I enjoyed the beginning and the end of this story, but the majority of the center I didn’t. The main characters do nothing to appeal to me and I can’t even work up the energy to pity the main character, because he does little to warrant my pity. He isn’t a bad kid, but he isn’t anything I enjoyed reading. I ended up skimming a large chunk of the story because the wordy storytelling was tiresome and I wanted to move on.

“A Princely Gift”

This was one of my favorites in the book (although that’s not saying much). It was very basic and straight forward in both writing style and relationships. It gave us a beginning, middle and end. The tale of a peasant and prince falling in love is pretty common, but was worked well here and nothing felt off. The end drug out a little bit, but I can understand the author’s reason for doing so, and it was peaceful enough (matching the rest of the story) that I didn’t mind.


I’m middle of the road on this one. It wasn’t awful, but it wasn’t amazing either. It didn’t waste my time, but I don’t know if I’d return to it again.

“The Winged Leopard in a Foreign Land”

This felt like the worst to me. Half the time I didn’t know what was going on, I didn’t know why it was going on, and I didn’t particularly care. The confused writing didn’t work to entice me, it worked to bore me. At the end, when much is revealed, I was happy for the relationship, but still a little confused about everything else. The sex felt obscene and unnecessary. I’m reminded of a very bad porn based on Alice in Wonderland.

“Legacy of Boy”

I probably short-changed this story because it was last and after “The Winged Leopard” I just wanted to finish the book. The concept of the story and the tale it tells seemed interesting, but I ended up skimming/skipping large chunks of it. I think it probably deserves a closer read than I gave it, but I just didn’t have the energy to. I think what I liked about the story was that it was a happy ending without being a happy ending. My biggest complaint was that the names were awful.


Book Review: Zero at the Bone

Zero at the Bone by Jane Seville

If left to my own devices, I probably wouldn't have read this book. As a mystery/action novel, it isn't my usual genre, and “gay for you” is not my favorite type story. As it happens, this was the July novel for my one book group and after debating briefly with myself, I bought the book, because the purpose of me joining this group was to try new things.

What I liked:

Plot: Strong, well thought out, complex. There were multiple characters doing work in the background, even the a large portion of the book involved the two men being stuck together in hiding. Everything was also wrapped up nicely so we weren't left wondering about anything.
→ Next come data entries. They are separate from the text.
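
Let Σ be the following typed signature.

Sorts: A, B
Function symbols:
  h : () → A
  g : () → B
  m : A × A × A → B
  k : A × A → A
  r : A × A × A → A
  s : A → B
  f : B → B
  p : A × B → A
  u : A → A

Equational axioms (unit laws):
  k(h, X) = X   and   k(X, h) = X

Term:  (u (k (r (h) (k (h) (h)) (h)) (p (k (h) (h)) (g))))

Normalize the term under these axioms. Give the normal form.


1. (u (k (r (h) (k (h) (h)) (h)) (p (k (h) (h)) (g))))  →  (u (k (r (h) (h) (h)) (p (k (h) (h)) (g))))
2. (u (k (r (h) (h) (h)) (p (k (h) (h)) (g))))  →  (u (k (r (h) (h) (h)) (p (h) (g))))

normal form = (u (k (r (h) (h) (h)) (p (h) (g))))


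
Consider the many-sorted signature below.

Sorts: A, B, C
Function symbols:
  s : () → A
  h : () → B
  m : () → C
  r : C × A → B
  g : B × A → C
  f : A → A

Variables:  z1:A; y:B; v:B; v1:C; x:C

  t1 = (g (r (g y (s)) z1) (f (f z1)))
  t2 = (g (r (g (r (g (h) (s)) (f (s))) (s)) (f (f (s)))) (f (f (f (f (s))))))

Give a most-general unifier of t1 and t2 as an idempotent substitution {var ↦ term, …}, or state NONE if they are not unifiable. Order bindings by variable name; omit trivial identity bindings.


{y ↦ (r (g (h) (s)) (f (s))), z1 ↦ (f (f (s)))}


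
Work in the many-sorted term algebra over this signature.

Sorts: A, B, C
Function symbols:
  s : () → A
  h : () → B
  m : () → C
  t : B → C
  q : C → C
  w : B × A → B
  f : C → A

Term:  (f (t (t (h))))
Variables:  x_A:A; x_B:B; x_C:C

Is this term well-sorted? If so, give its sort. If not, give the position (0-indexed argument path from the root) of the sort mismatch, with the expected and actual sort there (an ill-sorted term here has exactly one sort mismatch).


ill-sorted at position [0, 0]: expected B, got C

      (h) : B
    (t (h)) : C
  (t (t (h))) : ✗ arg 0 at [0, 0] has sort C, expected B


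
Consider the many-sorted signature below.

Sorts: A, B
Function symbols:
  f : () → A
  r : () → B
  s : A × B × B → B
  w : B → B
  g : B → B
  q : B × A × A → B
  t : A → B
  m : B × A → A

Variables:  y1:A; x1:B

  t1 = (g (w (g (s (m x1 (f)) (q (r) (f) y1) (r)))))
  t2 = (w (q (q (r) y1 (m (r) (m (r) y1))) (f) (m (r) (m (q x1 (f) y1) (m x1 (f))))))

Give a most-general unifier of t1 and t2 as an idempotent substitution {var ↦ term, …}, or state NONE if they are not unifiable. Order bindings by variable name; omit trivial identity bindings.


head clash or occurs-check failure — not unifiable

NONE (not unifiable)


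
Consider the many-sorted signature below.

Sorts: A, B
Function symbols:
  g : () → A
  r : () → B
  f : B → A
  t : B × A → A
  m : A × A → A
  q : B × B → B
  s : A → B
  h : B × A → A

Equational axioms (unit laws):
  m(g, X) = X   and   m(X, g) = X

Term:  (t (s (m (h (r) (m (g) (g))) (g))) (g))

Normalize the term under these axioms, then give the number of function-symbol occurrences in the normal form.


1. (t (s (m (h (r) (m (g) (g))) (g))) (g))  →  (t (s (h (r) (m (g) (g)))) (g))
2. (t (s (h (r) (m (g) (g)))) (g))  →  (t (s (h (r) (g))) (g))
normal form: (t (s (h (r) (g))) (g))

size = 6


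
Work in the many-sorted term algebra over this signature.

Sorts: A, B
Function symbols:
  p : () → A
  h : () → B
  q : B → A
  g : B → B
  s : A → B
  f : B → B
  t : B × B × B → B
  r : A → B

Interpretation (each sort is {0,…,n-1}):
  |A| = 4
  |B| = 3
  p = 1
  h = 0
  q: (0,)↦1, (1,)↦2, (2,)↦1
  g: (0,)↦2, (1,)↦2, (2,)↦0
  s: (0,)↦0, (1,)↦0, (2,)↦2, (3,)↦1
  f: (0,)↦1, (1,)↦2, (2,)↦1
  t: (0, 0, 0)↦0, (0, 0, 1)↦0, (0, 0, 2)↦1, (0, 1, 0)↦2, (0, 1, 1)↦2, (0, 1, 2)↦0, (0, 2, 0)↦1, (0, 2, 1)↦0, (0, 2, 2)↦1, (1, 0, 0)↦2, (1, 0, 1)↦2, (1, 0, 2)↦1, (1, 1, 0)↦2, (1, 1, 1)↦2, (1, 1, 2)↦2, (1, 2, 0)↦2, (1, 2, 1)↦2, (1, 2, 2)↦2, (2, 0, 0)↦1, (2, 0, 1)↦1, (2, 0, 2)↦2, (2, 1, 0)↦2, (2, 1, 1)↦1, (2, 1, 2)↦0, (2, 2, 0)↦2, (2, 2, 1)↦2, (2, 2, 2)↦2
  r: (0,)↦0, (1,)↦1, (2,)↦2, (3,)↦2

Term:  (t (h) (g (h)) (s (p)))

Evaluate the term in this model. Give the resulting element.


value = 1

  h = 0
  h = 0
  (g (h)) = g(0,) = 2
  p = 1
  (s (p)) = s(1,) = 0
  (t (h) (g (h)) (s (p))) = t(0, 2, 0) = 1


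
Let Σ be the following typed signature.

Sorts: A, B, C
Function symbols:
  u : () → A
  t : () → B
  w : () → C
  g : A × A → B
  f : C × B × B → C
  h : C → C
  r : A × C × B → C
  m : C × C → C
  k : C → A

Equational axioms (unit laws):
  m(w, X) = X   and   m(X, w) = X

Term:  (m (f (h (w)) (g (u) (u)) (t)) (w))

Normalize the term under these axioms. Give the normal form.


normal form = (f (h (w)) (g (u) (u)) (t))

1. (m (f (h (w)) (g (u) (u)) (t)) (w))  →  (f (h (w)) (g (u) (u)) (t))


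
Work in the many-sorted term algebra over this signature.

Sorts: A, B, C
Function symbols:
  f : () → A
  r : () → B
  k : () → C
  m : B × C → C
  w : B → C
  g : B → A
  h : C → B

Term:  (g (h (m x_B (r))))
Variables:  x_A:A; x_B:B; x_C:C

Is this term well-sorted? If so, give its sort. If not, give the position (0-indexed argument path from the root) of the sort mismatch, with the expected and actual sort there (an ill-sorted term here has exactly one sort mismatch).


      x_B : B
      (r) : B
    (m x_B (r)) : ✗ arg 1 at [0, 0, 1] has sort B, expected C

ill-sorted at position [0, 0, 1]: expected C, got B


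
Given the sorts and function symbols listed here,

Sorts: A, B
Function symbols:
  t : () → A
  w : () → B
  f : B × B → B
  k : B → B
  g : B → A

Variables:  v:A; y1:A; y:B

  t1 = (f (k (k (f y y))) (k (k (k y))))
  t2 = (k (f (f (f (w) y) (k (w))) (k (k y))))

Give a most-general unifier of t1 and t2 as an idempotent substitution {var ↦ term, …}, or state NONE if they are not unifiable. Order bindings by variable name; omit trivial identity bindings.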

Sex: A good balance. Not too much, both in quantity and in description. Was well fit into the story and didn't disrupt the flow. Never felt like a scene was forcing sex just to have sex in it.

Characters: Everyone had good depth. There were good relationships (outside of the pairing) and interactions. People grew, changed, and learned.

What I didn't like:

Ending: I didn't feel like the novel had an ending so much as a teetered off telling of their lives. The main action happens, then a chunk of time follows and then the falling action happens. I understand the need for this and was content to have this delay before everything finished up. However, after the ending there was still 2 chapters after what I consider to be the end (one chapter and one epilogue). They were interesting, but bogged down the ending from a nice clean cut to a meandering (which is explained by the fact that she was short stories involving these characters, which is what the last two chapters feel like.

Relationship: Sudden. I'm not against their relationship, and I'm glad they get together, but the actual event felt sudden. I could see things forming a little on at least one side, but the abruptness still felt forced. Like, “I'm getting too far into the book, need some action to happen now.” But once it was started, things paced well.


Enjoyable. I'd recommend this to people in the genre (M/M) and even those outside of it, assuming they don't mind gay sex (although I'd probably recommend skipping the last two parts, unless they want more gay sex).